My name is Hala Furst, and I am a 3L. Before coming to Roger Williams I received a BA in Theatre Arts at the University of Minnesota. In the three years between graduating from college and arriving here in Bristol, RI, I worked as a hotel concierge for a luxury brand, a loan officer and mortgage...
How Did I Get Here?
I look up from the books and it is December 8th already, two days to my first final as a second year student. I can’t believe how quickly this semester has gone by, and I know that I have been remiss in my duty to this blog. But honestly, I haven’t been able to catch even half a breath over the past 4 months. From the time I returned from Europe and starting writing my brief for Moot Court, it has all been one big blur. Traveling to DC for Equal Justice Works, spending a weekend in New Orleans working on passing the Gulf Coast Civic Works Act, arguing in front of the Rhode Island Supreme Court, some days it all feels like a long dream, that I’ll suddenly wake up and be back in first year, trying to wrap my head around Civil Procedure. Thankfully, that hasn’t proved to be the case.

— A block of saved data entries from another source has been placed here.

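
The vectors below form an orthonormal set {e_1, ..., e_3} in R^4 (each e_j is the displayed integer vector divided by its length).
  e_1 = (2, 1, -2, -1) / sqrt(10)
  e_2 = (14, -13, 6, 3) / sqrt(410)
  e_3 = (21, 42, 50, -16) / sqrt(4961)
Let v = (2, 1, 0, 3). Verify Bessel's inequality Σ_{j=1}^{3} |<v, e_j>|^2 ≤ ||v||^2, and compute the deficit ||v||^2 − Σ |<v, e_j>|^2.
Σ |<v, e_j>|^2 = 250/121; ||v||^2 = 14; deficit = 1444/121

Write each e_j = u_j / sqrt(<u_j, u_j>) where u_j is the displayed integer vector. Then <v, e_j> = <v, u_j> / sqrt(<u_j, u_j>), so |<v, e_j>|^2 = <v, u_j>^2 / <u_j, u_j>.
Coefficients: <v, e_1> = 2/sqrt(10), <v, e_2> = 24/sqrt(410), <v, e_3> = 36/sqrt(4961).
Square and sum: Σ |<v, e_j>|^2 = 250/121.
Compute ||v||^2 = v·v = 14.
Deficit = 14 − 250/121 = 1444/121 ≥ 0, confirming Bessel's inequality. (The deficit equals ||v − Σ <v,e_j> e_j||^2, the squared distance from v to span{e_j}.)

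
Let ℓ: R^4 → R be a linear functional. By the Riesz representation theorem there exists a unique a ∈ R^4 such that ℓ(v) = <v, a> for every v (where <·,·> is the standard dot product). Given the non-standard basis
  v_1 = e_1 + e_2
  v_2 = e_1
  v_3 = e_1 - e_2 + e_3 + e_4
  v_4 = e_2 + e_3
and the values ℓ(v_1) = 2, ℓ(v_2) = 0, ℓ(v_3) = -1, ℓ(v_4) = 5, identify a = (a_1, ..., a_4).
a = (0, 2, 3, -2)

Write a = (a_1, ..., a_4) in the standard basis. For each basis vector v_i, ℓ(v_i) = <v_i, a> is a linear equation in the a_j's. Collect the n equations into a matrix system V a = ℓ, where row i of V is v_i (expressed in the standard basis). Since V is invertible (lower-triangular with 1s on the diagonal, up to permutation), solve by back-substitution:
  V =
[[1, 1, 0, 0],
 [1, 0, 0, 0],
 [1, -1, 1, 1],
 [0, 1, 1, 0]]
  V a = (2, 0, -1, 5)
Solving gives a = (0, 2, 3, -2).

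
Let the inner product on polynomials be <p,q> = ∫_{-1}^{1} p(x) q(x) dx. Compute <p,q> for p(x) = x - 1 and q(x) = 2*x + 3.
<p,q> = -14/3

Expand the product: p(x)·q(x) = 2*x^2 + x - 3.
∫_{-1}^{1} of each monomial x^k gives [2/(k+1) if k even, 0 if k odd]. Integrating term-by-term (or equivalently evaluating the antiderivative F(x) = 2*x^3/3 + x^2/2 - 3*x at the endpoints):
  F(1) − F(−1) = -11/6 − (17/6) = -14/3.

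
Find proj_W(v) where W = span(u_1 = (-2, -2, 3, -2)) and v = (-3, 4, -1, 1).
proj_W(v) = (2/3, 2/3, -1, 2/3)

Set up U = [u_1 | ... | u_1] ∈ R^(4×1). The projector onto W = col(U) is P = U (U^T U)^(-1) U^T.
Compute U^T U =
  [21],
and U^T v = (-7).
Solve U^T U · c = U^T v for the coefficients: c = (-1/3). The projection is proj_W(v) = U c.
Check: (v - proj_W(v)) · u_1 = 0  (should be 0).
Result: proj_W(v) = (2/3, 2/3, -1, 2/3).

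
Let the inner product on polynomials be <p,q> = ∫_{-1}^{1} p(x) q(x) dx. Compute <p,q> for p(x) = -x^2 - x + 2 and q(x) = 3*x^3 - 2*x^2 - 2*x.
<p,q> = -26/15

Expand the product: p(x)·q(x) = -3*x^5 - x^4 + 10*x^3 - 2*x^2 - 4*x.
∫_{-1}^{1} of each monomial x^k gives [2/(k+1) if k even, 0 if k odd]. Integrating term-by-term (or equivalently evaluating the antiderivative F(x) = -x^6/2 - x^5/5 + 5*x^4/2 - 2*x^3/3 - 2*x^2 at the endpoints):
  F(1) − F(−1) = -13/15 − (13/15) = -26/15.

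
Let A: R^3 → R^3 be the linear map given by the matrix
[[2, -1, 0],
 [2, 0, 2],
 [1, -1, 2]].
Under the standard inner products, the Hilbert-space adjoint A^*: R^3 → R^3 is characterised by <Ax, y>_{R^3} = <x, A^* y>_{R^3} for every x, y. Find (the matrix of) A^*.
A^* = A^T =
[[2, 2, 1],
 [-1, 0, -1],
 [0, 2, 2]]

For real matrices with standard dot products, the defining identity <Ax, y> = <x, A^* y> gives (Ax)^T y = x^T (A^*) y, i.e. x^T A^T y = x^T (A^*) y. Since this holds for all x, y, we must have A^* = A^T. Therefore
A^* =
[[2, 2, 1],
 [-1, 0, -1],
 [0, 2, 2]].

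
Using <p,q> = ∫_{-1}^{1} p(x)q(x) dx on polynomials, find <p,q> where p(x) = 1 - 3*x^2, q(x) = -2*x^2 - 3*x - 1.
<p,q> = 16/15

Expand the product: p(x)·q(x) = 6*x^4 + 9*x^3 + x^2 - 3*x - 1.
∫_{-1}^{1} of each monomial x^k gives [2/(k+1) if k even, 0 if k odd]. Integrating term-by-term (or equivalently evaluating the antiderivative F(x) = 6*x^5/5 + 9*x^4/4 + x^3/3 - 3*x^2/2 - x at the endpoints):
  F(1) − F(−1) = 77/60 − (13/60) = 16/15.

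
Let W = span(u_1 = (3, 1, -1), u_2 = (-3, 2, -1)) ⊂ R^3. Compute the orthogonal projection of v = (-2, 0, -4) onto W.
proj_W(v) = (-99/59, 114/59, -65/59)

Set up U = [u_1 | ... | u_2] ∈ R^(3×2). The projector onto W = col(U) is P = U (U^T U)^(-1) U^T.
Compute U^T U =
  [11, -6]
  [-6, 14],
and U^T v = (-2, 10).
Solve U^T U · c = U^T v for the coefficients: c = (16/59, 49/59). The projection is proj_W(v) = U c.
Check: (v - proj_W(v)) · u_1 = 0  (should be 0).
Check: (v - proj_W(v)) · u_2 = 0  (should be 0).
Result: proj_W(v) = (-99/59, 114/59, -65/59).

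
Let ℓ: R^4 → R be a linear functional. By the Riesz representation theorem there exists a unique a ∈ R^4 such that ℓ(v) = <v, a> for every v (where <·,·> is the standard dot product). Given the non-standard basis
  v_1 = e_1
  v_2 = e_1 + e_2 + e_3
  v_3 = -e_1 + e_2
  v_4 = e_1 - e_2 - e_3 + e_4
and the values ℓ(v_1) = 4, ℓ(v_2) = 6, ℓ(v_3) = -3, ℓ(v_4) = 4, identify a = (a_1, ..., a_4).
a = (4, 1, 1, 2)

Write a = (a_1, ..., a_4) in the standard basis. For each basis vector v_i, ℓ(v_i) = <v_i, a> is a linear equation in the a_j's. Collect the n equations into a matrix system V a = ℓ, where row i of V is v_i (expressed in the standard basis). Since V is invertible (lower-triangular with 1s on the diagonal, up to permutation), solve by back-substitution:
  V =
[[1, 0, 0, 0],
 [1, 1, 1, 0],
 [-1, 1, 0, 0],
 [1, -1, -1, 1]]
  V a = (4, 6, -3, 4)
Solving gives a = (4, 1, 1, 2).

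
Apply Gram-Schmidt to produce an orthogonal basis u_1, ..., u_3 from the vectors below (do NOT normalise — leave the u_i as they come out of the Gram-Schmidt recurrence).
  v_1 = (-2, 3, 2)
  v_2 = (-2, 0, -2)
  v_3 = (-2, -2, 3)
Orthogonal basis:
  u_1 = (-2, 3, 2)
  u_2 = (-2, 0, -2)
  u_3 = (-69/34, -46/17, 69/34)

Apply the Gram-Schmidt recurrence
  u_1 = v_1
  u_i = v_i − Σ_{j<i} ((v_i · u_j) / (u_j · u_j)) · u_j.

Step by step this gives:
  u_1 = (-2, 3, 2)
  u_2 = (-2, 0, -2)
  u_3 = (-69/34, -46/17, 69/34)

Orthogonality check:
  u_2 · u_1 = 0 (should be 0)
  u_3 · u_1 = 0 (should be 0)
  u_3 · u_2 = 0 (should be 0)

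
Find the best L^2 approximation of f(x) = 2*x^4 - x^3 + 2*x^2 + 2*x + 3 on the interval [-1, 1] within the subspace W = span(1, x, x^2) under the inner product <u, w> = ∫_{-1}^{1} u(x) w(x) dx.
g(x) = 26*x^2/7 + 7*x/5 + 99/35

The best approximation g ∈ W is the orthogonal projection of f onto W. Writing g = a_0 + a_1 x + a_2 x^2, the coefficients solve the normal equations G · a = b where
  G_{ij} = <φ_i, φ_j> and b_i = <f, φ_i>, with φ_0 = 1, φ_1 = x, φ_2 = x^2.
G =
  [2, 0, 2/3]
  [0, 2/3, 0]
  [2/3, 0, 2/5],
b = (122/15, 14/15, 118/35).
Solving gives a_0 = 99/35, a_1 = 7/5, a_2 = 26/7, so
  g(x) = 26*x^2/7 + 7*x/5 + 99/35.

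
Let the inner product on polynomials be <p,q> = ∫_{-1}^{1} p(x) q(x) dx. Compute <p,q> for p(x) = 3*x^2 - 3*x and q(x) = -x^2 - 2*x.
<p,q> = 14/5

Expand the product: p(x)·q(x) = -3*x^4 - 3*x^3 + 6*x^2.
∫_{-1}^{1} of each monomial x^k gives [2/(k+1) if k even, 0 if k odd]. Integrating term-by-term (or equivalently evaluating the antiderivative F(x) = -3*x^5/5 - 3*x^4/4 + 2*x^3 at the endpoints):
  F(1) − F(−1) = 13/20 − (-43/20) = 14/5.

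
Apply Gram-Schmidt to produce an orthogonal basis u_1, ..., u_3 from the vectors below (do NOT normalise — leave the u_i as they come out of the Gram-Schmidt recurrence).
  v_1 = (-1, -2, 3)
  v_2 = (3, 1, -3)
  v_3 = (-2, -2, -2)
Orthogonal basis:
  u_1 = (-1, -2, 3)
  u_2 = (2, -1, 0)
  u_3 = (-6/5, -12/5, -2)

Apply the Gram-Schmidt recurrence
  u_1 = v_1
  u_i = v_i − Σ_{j<i} ((v_i · u_j) / (u_j · u_j)) · u_j.

Step by step this gives:
  u_1 = (-1, -2, 3)
  u_2 = (2, -1, 0)
  u_3 = (-6/5, -12/5, -2)

Orthogonality check:
  u_2 · u_1 = 0 (should be 0)
  u_3 · u_1 = 0 (should be 0)
  u_3 · u_2 = 0 (should be 0)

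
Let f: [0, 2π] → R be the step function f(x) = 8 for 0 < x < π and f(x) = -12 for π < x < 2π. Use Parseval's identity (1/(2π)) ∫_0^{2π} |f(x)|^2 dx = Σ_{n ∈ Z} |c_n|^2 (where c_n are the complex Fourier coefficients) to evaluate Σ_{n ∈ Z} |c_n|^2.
Σ |c_n|^2 = 104

Parseval equates the L^2 energy of f (normalised by 1/(2π)) with the ℓ^2 sum of its Fourier coefficients: (1/(2π)) ∫_0^{2π} |f|^2 = Σ |c_n|^2.
Compute the left side: (1/(2π)) [∫_0^π 8^2 dx + ∫_π^{2π} (-12)^2 dx] = (1/(2π)) · (64π + 144π) = (64 + 144)/2 = 104.
So Σ_{n ∈ Z} |c_n|^2 = 104.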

So, I guess the question is what have I learned this semester- what do I know now that I wish I’d known four months ago? I’ve learned that it does get easier to pick up legal concepts. I’ve learned that I’m willing to sacrifice short-term pleasure for long-term success. I’ve learned that my professors antics are kind of funny (rather than frightening) on this side of the 1L year, and I’ve continued to learn the value of really good friends, going through the same things you are going through. Law school changes you, and I’ve seen that change in this semester. Things I would have had patience for a year ago I can no longer tolerate. And conversely, things I would have never endured a year ago I now have come to accept. But most of all I’ve learned that you never stop learning. There is something new happening every day, some new law, some new rule, some new case, all the time, and it is best to just embrace the sheer magnitude and accept that you’ll never know it all. Being successful isn’t the same as being perfect. Success demands that you accept your shortcomings and carry on in spite of them.
See you on the other side of finals.